В лесничестве сидел лесничий Топтыгин, крупный мужчина в форменном мундире, с орденом на груди. Перед ним стоял конторщик Зайцев – маленький, худенький, с обломанными зубами.

– Понимаете, Пётр Михайлыч, – говорил Зайцев, заикаясь, – я не нарочно. Я просто... ну, думал съесть. А он такой... твёрдый.
– Так вы его видели? – спросил Топтыгин.
– Да, Пётр Михайлыч. Катается по лесу. Все его боятся.
– Боятся? – Топтыгин усмехнулся. – Колобка боятся... Вздор какой.

На следующий день Топтыгин сам пошёл в лес. Встретил колобка у ручья. Попробовал укусить. Обломал все зубы. Вернулся домой, лёг в постель, смотрел в потолок. Жена спросила, что случилось. Он отмахнулся.

...

Прошло полгода. Колобок жил в лесу. Никто его не трогал. Все боялись. Звери привыкли есть ягоды и грибы. Зубов ни у кого не осталось, ножи все сломали. Преступности не стало – нечем было кусать и резать.

Колобок возил товары. Монополия. Много зарабатывал. Присылал гостинцы Ивану Семёнычу с Марфой Петровной.
Однажды пришли к старикам Зайцев, Топтыгин, Волков. Принесли новое корыто, починили крышу, посадили крыжовник. Крыжовник был мелкий, кислый.
Иван Семёныч с женой сидели на лавке, смотрели на кусты.
– Красиво, – сказала Марфа Петровна.
– Да, – ответил Иван Семёныч и замолчал.

...

Летом по лесу стала ездить на велосипеде Лиса Патрикеевна, дочь отставного полковника, особа решительная, смеющаяся. Неприлично громко смеющаяся. Волков говорил: «Как бы чего не вышло».
Колобок влюбился.
– Это несерьёзно, – говорил ему Зайцев. – Как вы будете... ну, вместе?
– Что скажут? – вторил Топтыгин.
Коваленко нарисовал карикатуру: Лиса и колобок в сметане. Но никому не показал. Зубов-то нет.
А колобок никого не слушал. Встречался с Лисой Патрикеевной у пруда. Она смеялась, он катился рядом. Было тепло и хорошо.
От любви колобок размяк. Корка треснула.

...

Хоронили его быстро. Собрались все: Зайцев, Топтыгин, Волков, даже Иван Семёныч с женой пришли. Но опоздали – уже ничего не осталось, даже селезёнки. Только Коваленко не пришёл – вдруг что.

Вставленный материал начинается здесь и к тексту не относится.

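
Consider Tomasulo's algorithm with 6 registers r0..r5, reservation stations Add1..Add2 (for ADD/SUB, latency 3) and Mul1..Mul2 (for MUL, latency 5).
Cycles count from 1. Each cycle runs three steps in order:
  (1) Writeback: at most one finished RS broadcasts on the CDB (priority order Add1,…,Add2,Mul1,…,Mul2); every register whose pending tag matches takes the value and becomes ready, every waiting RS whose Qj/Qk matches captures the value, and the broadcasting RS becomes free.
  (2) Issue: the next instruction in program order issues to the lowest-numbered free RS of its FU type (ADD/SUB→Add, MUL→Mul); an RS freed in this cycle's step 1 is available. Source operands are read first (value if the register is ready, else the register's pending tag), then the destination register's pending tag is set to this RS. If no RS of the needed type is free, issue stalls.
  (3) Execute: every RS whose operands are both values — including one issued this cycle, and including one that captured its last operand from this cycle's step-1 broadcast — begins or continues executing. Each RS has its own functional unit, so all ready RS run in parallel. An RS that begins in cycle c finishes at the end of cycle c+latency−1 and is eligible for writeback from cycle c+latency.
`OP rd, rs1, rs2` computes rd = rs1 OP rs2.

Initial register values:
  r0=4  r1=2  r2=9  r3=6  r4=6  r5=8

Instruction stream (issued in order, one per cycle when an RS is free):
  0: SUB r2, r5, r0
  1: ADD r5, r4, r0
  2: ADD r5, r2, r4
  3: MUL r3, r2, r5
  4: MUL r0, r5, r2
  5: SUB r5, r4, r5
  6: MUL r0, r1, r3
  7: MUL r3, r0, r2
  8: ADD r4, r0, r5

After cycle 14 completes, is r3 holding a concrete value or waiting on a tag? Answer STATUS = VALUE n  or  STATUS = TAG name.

STATUS = TAG Mul2

c1: issue SUB r2<-Add1 | r0:4,r1:2,r2:Add1,r3:6,r4:6,r5:8
c2: issue ADD r5<-Add2 | r0:4,r1:2,r2:Add1,r3:6,r4:6,r5:Add2
c3: stall | r0:4,r1:2,r2:Add1,r3:6,r4:6,r5:Add2
c4: CDB Add1=4; issue ADD r5<-Add1 | r0:4,r1:2,r2:4,r3:6,r4:6,r5:Add1
c5: CDB Add2=10; issue MUL r3<-Mul1 | r0:4,r1:2,r2:4,r3:Mul1,r4:6,r5:Add1
c6: issue MUL r0<-Mul2 | r0:Mul2,r1:2,r2:4,r3:Mul1,r4:6,r5:Add1
c7: CDB Add1=10; issue SUB r5<-Add1 | r0:Mul2,r1:2,r2:4,r3:Mul1,r4:6,r5:Add1
c8: stall | r0:Mul2,r1:2,r2:4,r3:Mul1,r4:6,r5:Add1
c9: stall | r0:Mul2,r1:2,r2:4,r3:Mul1,r4:6,r5:Add1
c10: CDB Add1=-4; stall | r0:Mul2,r1:2,r2:4,r3:Mul1,r4:6,r5:-4
c11: stall | r0:Mul2,r1:2,r2:4,r3:Mul1,r4:6,r5:-4
c12: CDB Mul1=40; issue MUL r0<-Mul1 | r0:Mul1,r1:2,r2:4,r3:40,r4:6,r5:-4
c13: CDB Mul2=40; issue MUL r3<-Mul2 | r0:Mul1,r1:2,r2:4,r3:Mul2,r4:6,r5:-4
c14: issue ADD r4<-Add1 | r0:Mul1,r1:2,r2:4,r3:Mul2,r4:Add1,r5:-4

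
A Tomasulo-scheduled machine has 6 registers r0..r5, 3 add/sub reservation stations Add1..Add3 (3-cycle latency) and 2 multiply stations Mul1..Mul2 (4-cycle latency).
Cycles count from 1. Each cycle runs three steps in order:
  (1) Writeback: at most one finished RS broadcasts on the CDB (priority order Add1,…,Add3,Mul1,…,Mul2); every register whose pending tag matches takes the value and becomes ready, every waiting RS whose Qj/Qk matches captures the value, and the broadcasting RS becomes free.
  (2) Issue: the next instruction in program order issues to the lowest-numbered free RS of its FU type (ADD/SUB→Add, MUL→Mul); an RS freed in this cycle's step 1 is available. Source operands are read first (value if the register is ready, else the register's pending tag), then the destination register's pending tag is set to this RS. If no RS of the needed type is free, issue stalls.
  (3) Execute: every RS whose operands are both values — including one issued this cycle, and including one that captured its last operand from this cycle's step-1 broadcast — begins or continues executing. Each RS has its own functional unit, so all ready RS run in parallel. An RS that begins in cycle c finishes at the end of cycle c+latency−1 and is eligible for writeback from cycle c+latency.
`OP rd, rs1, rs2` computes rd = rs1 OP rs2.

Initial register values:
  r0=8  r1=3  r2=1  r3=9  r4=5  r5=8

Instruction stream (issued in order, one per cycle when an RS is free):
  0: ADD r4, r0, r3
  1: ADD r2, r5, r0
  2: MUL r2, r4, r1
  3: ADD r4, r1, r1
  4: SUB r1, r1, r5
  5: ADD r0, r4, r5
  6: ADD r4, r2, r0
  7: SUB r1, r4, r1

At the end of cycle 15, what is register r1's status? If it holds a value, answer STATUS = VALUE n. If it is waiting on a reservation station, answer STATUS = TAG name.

cycle 1: issue ADD r4<-Add1 // r0:8,r1:3,r2:1,r3:9,r4:Add1,r5:8
cycle 2: issue ADD r2<-Add2 // r0:8,r1:3,r2:Add2,r3:9,r4:Add1,r5:8
cycle 3: issue MUL r2<-Mul1 // r0:8,r1:3,r2:Mul1,r3:9,r4:Add1,r5:8
cycle 4: CDB Add1=17; issue ADD r4<-Add1 // r0:8,r1:3,r2:Mul1,r3:9,r4:Add1,r5:8
cycle 5: CDB Add2=16; issue SUB r1<-Add2 // r0:8,r1:Add2,r2:Mul1,r3:9,r4:Add1,r5:8
cycle 6: issue ADD r0<-Add3 // r0:Add3,r1:Add2,r2:Mul1,r3:9,r4:Add1,r5:8
cycle 7: CDB Add1=6; issue ADD r4<-Add1 // r0:Add3,r1:Add2,r2:Mul1,r3:9,r4:Add1,r5:8
cycle 8: CDB Add2=-5; issue SUB r1<-Add2 // r0:Add3,r1:Add2,r2:Mul1,r3:9,r4:Add1,r5:8
cycle 9: CDB Mul1=51 // r0:Add3,r1:Add2,r2:51,r3:9,r4:Add1,r5:8
cycle 10: CDB Add3=14 // r0:14,r1:Add2,r2:51,r3:9,r4:Add1,r5:8
cycle 11: - // r0:14,r1:Add2,r2:51,r3:9,r4:Add1,r5:8
cycle 12: - // r0:14,r1:Add2,r2:51,r3:9,r4:Add1,r5:8
cycle 13: CDB Add1=65 // r0:14,r1:Add2,r2:51,r3:9,r4:65,r5:8
cycle 14: - // r0:14,r1:Add2,r2:51,r3:9,r4:65,r5:8
cycle 15: - // r0:14,r1:Add2,r2:51,r3:9,r4:65,r5:8

STATUS = TAG Add2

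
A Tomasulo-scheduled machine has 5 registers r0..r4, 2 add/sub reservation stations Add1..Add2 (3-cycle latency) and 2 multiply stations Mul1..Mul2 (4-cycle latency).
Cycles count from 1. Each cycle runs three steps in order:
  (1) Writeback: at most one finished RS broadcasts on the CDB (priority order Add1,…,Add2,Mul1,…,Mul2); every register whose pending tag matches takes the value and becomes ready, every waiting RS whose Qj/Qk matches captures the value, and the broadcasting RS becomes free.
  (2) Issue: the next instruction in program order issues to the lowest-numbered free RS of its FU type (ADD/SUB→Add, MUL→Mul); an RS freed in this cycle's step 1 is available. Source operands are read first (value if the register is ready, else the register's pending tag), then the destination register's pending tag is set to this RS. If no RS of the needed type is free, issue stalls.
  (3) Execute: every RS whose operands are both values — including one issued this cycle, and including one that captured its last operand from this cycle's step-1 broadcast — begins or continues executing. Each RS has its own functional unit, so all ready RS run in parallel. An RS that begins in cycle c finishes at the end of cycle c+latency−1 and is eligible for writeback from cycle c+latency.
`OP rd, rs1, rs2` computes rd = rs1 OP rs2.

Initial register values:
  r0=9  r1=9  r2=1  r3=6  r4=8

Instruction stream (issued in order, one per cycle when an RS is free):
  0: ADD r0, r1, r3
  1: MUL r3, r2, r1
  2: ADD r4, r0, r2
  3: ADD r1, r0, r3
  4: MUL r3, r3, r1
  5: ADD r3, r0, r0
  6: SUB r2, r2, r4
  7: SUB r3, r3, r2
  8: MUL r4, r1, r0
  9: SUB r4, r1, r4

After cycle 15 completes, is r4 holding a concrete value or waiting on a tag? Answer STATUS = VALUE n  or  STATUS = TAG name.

STATUS = TAG Add1

  c1: issue ADD r0<-Add1  regs: r0:Add1,r1:9,r2:1,r3:6,r4:8
  c2: issue MUL r3<-Mul1  regs: r0:Add1,r1:9,r2:1,r3:Mul1,r4:8
  c3: issue ADD r4<-Add2  regs: r0:Add1,r1:9,r2:1,r3:Mul1,r4:Add2
  c4: CDB Add1=15; issue ADD r1<-Add1  regs: r0:15,r1:Add1,r2:1,r3:Mul1,r4:Add2
  c5: issue MUL r3<-Mul2  regs: r0:15,r1:Add1,r2:1,r3:Mul2,r4:Add2
  c6: CDB Mul1=9; stall  regs: r0:15,r1:Add1,r2:1,r3:Mul2,r4:Add2
  c7: CDB Add2=16; issue ADD r3<-Add2  regs: r0:15,r1:Add1,r2:1,r3:Add2,r4:16
  c8: stall  regs: r0:15,r1:Add1,r2:1,r3:Add2,r4:16
  c9: CDB Add1=24; issue SUB r2<-Add1  regs: r0:15,r1:24,r2:Add1,r3:Add2,r4:16
  c10: CDB Add2=30; issue SUB r3<-Add2  regs: r0:15,r1:24,r2:Add1,r3:Add2,r4:16
  c11: issue MUL r4<-Mul1  regs: r0:15,r1:24,r2:Add1,r3:Add2,r4:Mul1
  c12: CDB Add1=-15; issue SUB r4<-Add1  regs: r0:15,r1:24,r2:-15,r3:Add2,r4:Add1
  c13: CDB Mul2=216  regs: r0:15,r1:24,r2:-15,r3:Add2,r4:Add1
  c14: -  regs: r0:15,r1:24,r2:-15,r3:Add2,r4:Add1
  c15: CDB Add2=45  regs: r0:15,r1:24,r2:-15,r3:45,r4:Add1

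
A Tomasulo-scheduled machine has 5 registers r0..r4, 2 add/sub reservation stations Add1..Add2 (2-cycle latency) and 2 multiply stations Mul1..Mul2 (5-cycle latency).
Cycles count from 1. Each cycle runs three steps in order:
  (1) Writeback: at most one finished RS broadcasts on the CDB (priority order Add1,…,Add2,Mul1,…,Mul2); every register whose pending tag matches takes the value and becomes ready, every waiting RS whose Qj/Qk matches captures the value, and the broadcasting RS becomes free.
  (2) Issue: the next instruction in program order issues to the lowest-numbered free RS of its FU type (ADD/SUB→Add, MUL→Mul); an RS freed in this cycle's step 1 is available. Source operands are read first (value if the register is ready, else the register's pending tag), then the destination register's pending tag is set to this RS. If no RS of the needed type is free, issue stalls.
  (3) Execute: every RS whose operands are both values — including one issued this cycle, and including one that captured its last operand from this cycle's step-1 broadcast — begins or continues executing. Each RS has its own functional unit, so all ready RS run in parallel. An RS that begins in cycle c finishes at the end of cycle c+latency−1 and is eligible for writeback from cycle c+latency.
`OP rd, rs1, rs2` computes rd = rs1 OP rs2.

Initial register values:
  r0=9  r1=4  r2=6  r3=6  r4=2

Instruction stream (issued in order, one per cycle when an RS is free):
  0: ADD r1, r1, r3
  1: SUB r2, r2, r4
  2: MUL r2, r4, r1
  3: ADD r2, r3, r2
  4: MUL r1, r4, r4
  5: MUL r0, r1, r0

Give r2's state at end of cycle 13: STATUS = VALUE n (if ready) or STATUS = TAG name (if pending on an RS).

c1: issue ADD r1<-Add1 | r0:9,r1:Add1,r2:6,r3:6,r4:2
c2: issue SUB r2<-Add2 | r0:9,r1:Add1,r2:Add2,r3:6,r4:2
c3: CDB Add1=10; issue MUL r2<-Mul1 | r0:9,r1:10,r2:Mul1,r3:6,r4:2
c4: CDB Add2=4; issue ADD r2<-Add1 | r0:9,r1:10,r2:Add1,r3:6,r4:2
c5: issue MUL r1<-Mul2 | r0:9,r1:Mul2,r2:Add1,r3:6,r4:2
c6: stall | r0:9,r1:Mul2,r2:Add1,r3:6,r4:2
c7: stall | r0:9,r1:Mul2,r2:Add1,r3:6,r4:2
c8: CDB Mul1=20; issue MUL r0<-Mul1 | r0:Mul1,r1:Mul2,r2:Add1,r3:6,r4:2
c9: - | r0:Mul1,r1:Mul2,r2:Add1,r3:6,r4:2
c10: CDB Add1=26 | r0:Mul1,r1:Mul2,r2:26,r3:6,r4:2
c11: CDB Mul2=4 | r0:Mul1,r1:4,r2:26,r3:6,r4:2
c12: - | r0:Mul1,r1:4,r2:26,r3:6,r4:2
c13: - | r0:Mul1,r1:4,r2:26,r3:6,r4:2

STATUS = VALUE 26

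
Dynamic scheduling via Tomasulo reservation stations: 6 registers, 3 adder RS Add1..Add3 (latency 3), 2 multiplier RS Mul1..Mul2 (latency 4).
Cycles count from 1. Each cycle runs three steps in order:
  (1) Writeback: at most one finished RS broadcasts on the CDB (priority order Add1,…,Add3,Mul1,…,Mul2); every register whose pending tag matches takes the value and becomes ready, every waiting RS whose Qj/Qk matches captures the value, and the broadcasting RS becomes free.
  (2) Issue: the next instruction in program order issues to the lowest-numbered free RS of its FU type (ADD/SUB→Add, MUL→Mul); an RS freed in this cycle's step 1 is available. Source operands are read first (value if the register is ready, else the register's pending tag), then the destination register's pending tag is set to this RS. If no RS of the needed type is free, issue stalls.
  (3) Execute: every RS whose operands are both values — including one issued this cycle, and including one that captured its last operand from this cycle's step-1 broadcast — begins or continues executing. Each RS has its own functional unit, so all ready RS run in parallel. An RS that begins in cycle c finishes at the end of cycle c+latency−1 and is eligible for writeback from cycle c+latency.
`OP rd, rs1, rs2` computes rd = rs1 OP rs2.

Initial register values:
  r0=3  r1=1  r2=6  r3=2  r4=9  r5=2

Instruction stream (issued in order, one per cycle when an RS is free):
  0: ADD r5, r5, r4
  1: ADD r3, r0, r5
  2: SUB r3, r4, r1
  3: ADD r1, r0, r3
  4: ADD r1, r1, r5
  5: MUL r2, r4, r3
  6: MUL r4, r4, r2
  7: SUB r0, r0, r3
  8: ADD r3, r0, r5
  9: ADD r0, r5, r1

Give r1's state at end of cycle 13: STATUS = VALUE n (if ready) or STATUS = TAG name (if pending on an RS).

  c1: issue ADD r5<-Add1  regs: r0:3,r1:1,r2:6,r3:2,r4:9,r5:Add1
  c2: issue ADD r3<-Add2  regs: r0:3,r1:1,r2:6,r3:Add2,r4:9,r5:Add1
  c3: issue SUB r3<-Add3  regs: r0:3,r1:1,r2:6,r3:Add3,r4:9,r5:Add1
  c4: CDB Add1=11; issue ADD r1<-Add1  regs: r0:3,r1:Add1,r2:6,r3:Add3,r4:9,r5:11
  c5: stall  regs: r0:3,r1:Add1,r2:6,r3:Add3,r4:9,r5:11
  c6: CDB Add3=8; issue ADD r1<-Add3  regs: r0:3,r1:Add3,r2:6,r3:8,r4:9,r5:11
  c7: CDB Add2=14; issue MUL r2<-Mul1  regs: r0:3,r1:Add3,r2:Mul1,r3:8,r4:9,r5:11
  c8: issue MUL r4<-Mul2  regs: r0:3,r1:Add3,r2:Mul1,r3:8,r4:Mul2,r5:11
  c9: CDB Add1=11; issue SUB r0<-Add1  regs: r0:Add1,r1:Add3,r2:Mul1,r3:8,r4:Mul2,r5:11
  c10: issue ADD r3<-Add2  regs: r0:Add1,r1:Add3,r2:Mul1,r3:Add2,r4:Mul2,r5:11
  c11: CDB Mul1=72; stall  regs: r0:Add1,r1:Add3,r2:72,r3:Add2,r4:Mul2,r5:11
  c12: CDB Add1=-5; issue ADD r0<-Add1  regs: r0:Add1,r1:Add3,r2:72,r3:Add2,r4:Mul2,r5:11
  c13: CDB Add3=22  regs: r0:Add1,r1:22,r2:72,r3:Add2,r4:Mul2,r5:11

STATUS = VALUE 22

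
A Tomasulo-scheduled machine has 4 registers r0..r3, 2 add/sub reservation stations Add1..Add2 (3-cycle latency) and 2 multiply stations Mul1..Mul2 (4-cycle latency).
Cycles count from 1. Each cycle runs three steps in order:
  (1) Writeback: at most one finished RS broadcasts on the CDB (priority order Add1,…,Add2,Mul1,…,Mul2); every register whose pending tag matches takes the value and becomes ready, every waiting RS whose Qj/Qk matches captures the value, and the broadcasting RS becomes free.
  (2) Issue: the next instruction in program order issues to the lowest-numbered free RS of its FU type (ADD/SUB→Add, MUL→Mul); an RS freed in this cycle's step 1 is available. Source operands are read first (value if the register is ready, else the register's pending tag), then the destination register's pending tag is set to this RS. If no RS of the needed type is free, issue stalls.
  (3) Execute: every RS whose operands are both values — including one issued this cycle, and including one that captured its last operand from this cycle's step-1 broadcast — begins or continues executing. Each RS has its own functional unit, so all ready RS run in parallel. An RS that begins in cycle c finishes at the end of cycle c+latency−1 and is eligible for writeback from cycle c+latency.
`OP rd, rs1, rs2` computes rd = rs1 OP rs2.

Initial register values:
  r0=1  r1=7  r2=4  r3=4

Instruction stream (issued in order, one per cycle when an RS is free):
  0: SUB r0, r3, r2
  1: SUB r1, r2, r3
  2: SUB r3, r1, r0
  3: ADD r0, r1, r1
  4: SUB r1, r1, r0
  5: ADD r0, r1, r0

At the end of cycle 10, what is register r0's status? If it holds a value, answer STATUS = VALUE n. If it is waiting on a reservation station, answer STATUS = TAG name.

c1: issue SUB r0<-Add1 | r0:Add1,r1:7,r2:4,r3:4
c2: issue SUB r1<-Add2 | r0:Add1,r1:Add2,r2:4,r3:4
c3: stall | r0:Add1,r1:Add2,r2:4,r3:4
c4: CDB Add1=0; issue SUB r3<-Add1 | r0:0,r1:Add2,r2:4,r3:Add1
c5: CDB Add2=0; issue ADD r0<-Add2 | r0:Add2,r1:0,r2:4,r3:Add1
c6: stall | r0:Add2,r1:0,r2:4,r3:Add1
c7: stall | r0:Add2,r1:0,r2:4,r3:Add1
c8: CDB Add1=0; issue SUB r1<-Add1 | r0:Add2,r1:Add1,r2:4,r3:0
c9: CDB Add2=0; issue ADD r0<-Add2 | r0:Add2,r1:Add1,r2:4,r3:0
c10: - | r0:Add2,r1:Add1,r2:4,r3:0

STATUS = TAG Add2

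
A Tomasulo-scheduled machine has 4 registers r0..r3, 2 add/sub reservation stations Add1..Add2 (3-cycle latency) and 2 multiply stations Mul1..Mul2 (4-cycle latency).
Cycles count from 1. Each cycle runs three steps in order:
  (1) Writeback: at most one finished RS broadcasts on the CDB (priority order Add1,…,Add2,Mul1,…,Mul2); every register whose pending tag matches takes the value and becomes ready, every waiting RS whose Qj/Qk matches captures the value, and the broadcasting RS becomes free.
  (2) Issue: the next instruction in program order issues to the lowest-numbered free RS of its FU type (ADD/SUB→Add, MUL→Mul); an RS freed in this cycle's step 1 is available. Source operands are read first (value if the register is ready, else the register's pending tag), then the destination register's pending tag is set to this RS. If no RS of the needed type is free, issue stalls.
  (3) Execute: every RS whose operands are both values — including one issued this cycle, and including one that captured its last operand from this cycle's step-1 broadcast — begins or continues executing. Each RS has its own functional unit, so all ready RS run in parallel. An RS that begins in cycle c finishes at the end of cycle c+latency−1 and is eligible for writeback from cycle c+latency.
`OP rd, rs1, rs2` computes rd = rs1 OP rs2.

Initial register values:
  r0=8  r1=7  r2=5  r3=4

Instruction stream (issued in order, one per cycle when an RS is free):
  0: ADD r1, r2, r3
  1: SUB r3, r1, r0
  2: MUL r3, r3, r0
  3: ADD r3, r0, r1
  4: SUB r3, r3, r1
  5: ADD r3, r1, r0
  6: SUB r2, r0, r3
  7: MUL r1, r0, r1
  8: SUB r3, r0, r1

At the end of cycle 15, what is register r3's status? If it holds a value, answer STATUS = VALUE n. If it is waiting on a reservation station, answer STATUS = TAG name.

cycle 1: issue ADD r1<-Add1 // r0:8,r1:Add1,r2:5,r3:4
cycle 2: issue SUB r3<-Add2 // r0:8,r1:Add1,r2:5,r3:Add2
cycle 3: issue MUL r3<-Mul1 // r0:8,r1:Add1,r2:5,r3:Mul1
cycle 4: CDB Add1=9; issue ADD r3<-Add1 // r0:8,r1:9,r2:5,r3:Add1
cycle 5: stall // r0:8,r1:9,r2:5,r3:Add1
cycle 6: stall // r0:8,r1:9,r2:5,r3:Add1
cycle 7: CDB Add1=17; issue SUB r3<-Add1 // r0:8,r1:9,r2:5,r3:Add1
cycle 8: CDB Add2=1; issue ADD r3<-Add2 // r0:8,r1:9,r2:5,r3:Add2
cycle 9: stall // r0:8,r1:9,r2:5,r3:Add2
cycle 10: CDB Add1=8; issue SUB r2<-Add1 // r0:8,r1:9,r2:Add1,r3:Add2
cycle 11: CDB Add2=17; issue MUL r1<-Mul2 // r0:8,r1:Mul2,r2:Add1,r3:17
cycle 12: CDB Mul1=8; issue SUB r3<-Add2 // r0:8,r1:Mul2,r2:Add1,r3:Add2
cycle 13: - // r0:8,r1:Mul2,r2:Add1,r3:Add2
cycle 14: CDB Add1=-9 // r0:8,r1:Mul2,r2:-9,r3:Add2
cycle 15: CDB Mul2=72 // r0:8,r1:72,r2:-9,r3:Add2

STATUS = TAG Add2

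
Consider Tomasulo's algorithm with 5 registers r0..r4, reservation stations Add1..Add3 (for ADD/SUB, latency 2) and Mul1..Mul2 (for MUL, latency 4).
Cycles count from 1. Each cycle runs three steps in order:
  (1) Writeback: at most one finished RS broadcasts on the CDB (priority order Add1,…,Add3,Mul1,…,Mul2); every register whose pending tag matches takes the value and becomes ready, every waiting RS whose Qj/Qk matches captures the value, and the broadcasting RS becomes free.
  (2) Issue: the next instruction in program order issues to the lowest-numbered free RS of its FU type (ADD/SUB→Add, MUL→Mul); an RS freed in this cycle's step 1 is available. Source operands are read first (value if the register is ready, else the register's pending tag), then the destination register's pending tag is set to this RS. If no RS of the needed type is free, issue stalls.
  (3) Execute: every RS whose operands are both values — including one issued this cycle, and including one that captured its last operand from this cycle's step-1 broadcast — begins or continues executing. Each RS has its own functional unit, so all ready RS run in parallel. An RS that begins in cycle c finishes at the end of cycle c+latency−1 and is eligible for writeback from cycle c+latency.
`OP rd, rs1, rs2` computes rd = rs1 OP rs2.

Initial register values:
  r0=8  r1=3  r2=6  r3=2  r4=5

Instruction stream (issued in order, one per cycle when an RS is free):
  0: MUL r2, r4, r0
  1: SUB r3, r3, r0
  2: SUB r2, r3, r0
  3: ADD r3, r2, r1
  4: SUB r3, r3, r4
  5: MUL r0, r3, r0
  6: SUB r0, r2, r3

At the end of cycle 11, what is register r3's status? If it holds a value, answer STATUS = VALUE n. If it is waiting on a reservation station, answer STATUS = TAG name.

c1: issue MUL r2<-Mul1 | r0:8,r1:3,r2:Mul1,r3:2,r4:5
c2: issue SUB r3<-Add1 | r0:8,r1:3,r2:Mul1,r3:Add1,r4:5
c3: issue SUB r2<-Add2 | r0:8,r1:3,r2:Add2,r3:Add1,r4:5
c4: CDB Add1=-6; issue ADD r3<-Add1 | r0:8,r1:3,r2:Add2,r3:Add1,r4:5
c5: CDB Mul1=40; issue SUB r3<-Add3 | r0:8,r1:3,r2:Add2,r3:Add3,r4:5
c6: CDB Add2=-14; issue MUL r0<-Mul1 | r0:Mul1,r1:3,r2:-14,r3:Add3,r4:5
c7: issue SUB r0<-Add2 | r0:Add2,r1:3,r2:-14,r3:Add3,r4:5
c8: CDB Add1=-11 | r0:Add2,r1:3,r2:-14,r3:Add3,r4:5
c9: - | r0:Add2,r1:3,r2:-14,r3:Add3,r4:5
c10: CDB Add3=-16 | r0:Add2,r1:3,r2:-14,r3:-16,r4:5
c11: - | r0:Add2,r1:3,r2:-14,r3:-16,r4:5

STATUS = VALUE -16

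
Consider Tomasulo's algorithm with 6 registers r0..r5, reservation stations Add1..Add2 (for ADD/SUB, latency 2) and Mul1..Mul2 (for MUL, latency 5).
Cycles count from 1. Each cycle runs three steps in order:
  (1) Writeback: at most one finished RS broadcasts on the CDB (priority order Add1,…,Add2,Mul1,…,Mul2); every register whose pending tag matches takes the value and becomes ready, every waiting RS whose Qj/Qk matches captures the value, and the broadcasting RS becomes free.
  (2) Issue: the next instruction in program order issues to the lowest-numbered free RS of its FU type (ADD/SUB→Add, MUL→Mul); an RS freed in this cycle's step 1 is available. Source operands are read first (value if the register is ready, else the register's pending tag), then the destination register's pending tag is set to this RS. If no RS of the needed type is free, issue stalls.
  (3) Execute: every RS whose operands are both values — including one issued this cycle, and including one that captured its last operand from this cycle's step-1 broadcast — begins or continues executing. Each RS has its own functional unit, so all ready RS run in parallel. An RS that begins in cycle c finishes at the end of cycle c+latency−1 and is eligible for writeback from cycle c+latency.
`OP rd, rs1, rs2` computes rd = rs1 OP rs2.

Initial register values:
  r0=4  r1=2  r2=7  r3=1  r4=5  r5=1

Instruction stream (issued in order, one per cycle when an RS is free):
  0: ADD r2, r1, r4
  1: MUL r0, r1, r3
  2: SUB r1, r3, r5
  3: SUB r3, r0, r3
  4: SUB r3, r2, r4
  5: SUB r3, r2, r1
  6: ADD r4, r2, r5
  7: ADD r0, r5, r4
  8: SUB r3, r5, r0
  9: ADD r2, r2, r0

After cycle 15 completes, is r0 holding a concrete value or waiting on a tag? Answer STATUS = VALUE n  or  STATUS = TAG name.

STATUS = VALUE 9

  c1: issue ADD r2<-Add1  regs: r0:4,r1:2,r2:Add1,r3:1,r4:5,r5:1
  c2: issue MUL r0<-Mul1  regs: r0:Mul1,r1:2,r2:Add1,r3:1,r4:5,r5:1
  c3: CDB Add1=7; issue SUB r1<-Add1  regs: r0:Mul1,r1:Add1,r2:7,r3:1,r4:5,r5:1
  c4: issue SUB r3<-Add2  regs: r0:Mul1,r1:Add1,r2:7,r3:Add2,r4:5,r5:1
  c5: CDB Add1=0; issue SUB r3<-Add1  regs: r0:Mul1,r1:0,r2:7,r3:Add1,r4:5,r5:1
  c6: stall  regs: r0:Mul1,r1:0,r2:7,r3:Add1,r4:5,r5:1
  c7: CDB Add1=2; issue SUB r3<-Add1  regs: r0:Mul1,r1:0,r2:7,r3:Add1,r4:5,r5:1
  c8: CDB Mul1=2; stall  regs: r0:2,r1:0,r2:7,r3:Add1,r4:5,r5:1
  c9: CDB Add1=7; issue ADD r4<-Add1  regs: r0:2,r1:0,r2:7,r3:7,r4:Add1,r5:1
  c10: CDB Add2=1; issue ADD r0<-Add2  regs: r0:Add2,r1:0,r2:7,r3:7,r4:Add1,r5:1
  c11: CDB Add1=8; issue SUB r3<-Add1  regs: r0:Add2,r1:0,r2:7,r3:Add1,r4:8,r5:1
  c12: stall  regs: r0:Add2,r1:0,r2:7,r3:Add1,r4:8,r5:1
  c13: CDB Add2=9; issue ADD r2<-Add2  regs: r0:9,r1:0,r2:Add2,r3:Add1,r4:8,r5:1
  c14: -  regs: r0:9,r1:0,r2:Add2,r3:Add1,r4:8,r5:1
  c15: CDB Add1=-8  regs: r0:9,r1:0,r2:Add2,r3:-8,r4:8,r5:1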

После похорон звери отобрали у стариков корыто, сломали крышу, выкорчевали крыжовник. Иван Семёныч не возражал.

– Так и знал, – сказал он.
Вечером сидели на лавке. Марфа Петровна вязала чулок. Иван Семёныч смотрел на место, где рос крыжовник.
– А ведь хороший был, – сказала она.
– Кто? Крыжовник?
– Да нет... колобок.
Иван Семёныч не ответил. Стемнело. Где-то пролаял пёс. Было тихо и грустно, как всегда. Даже ещё грустнее.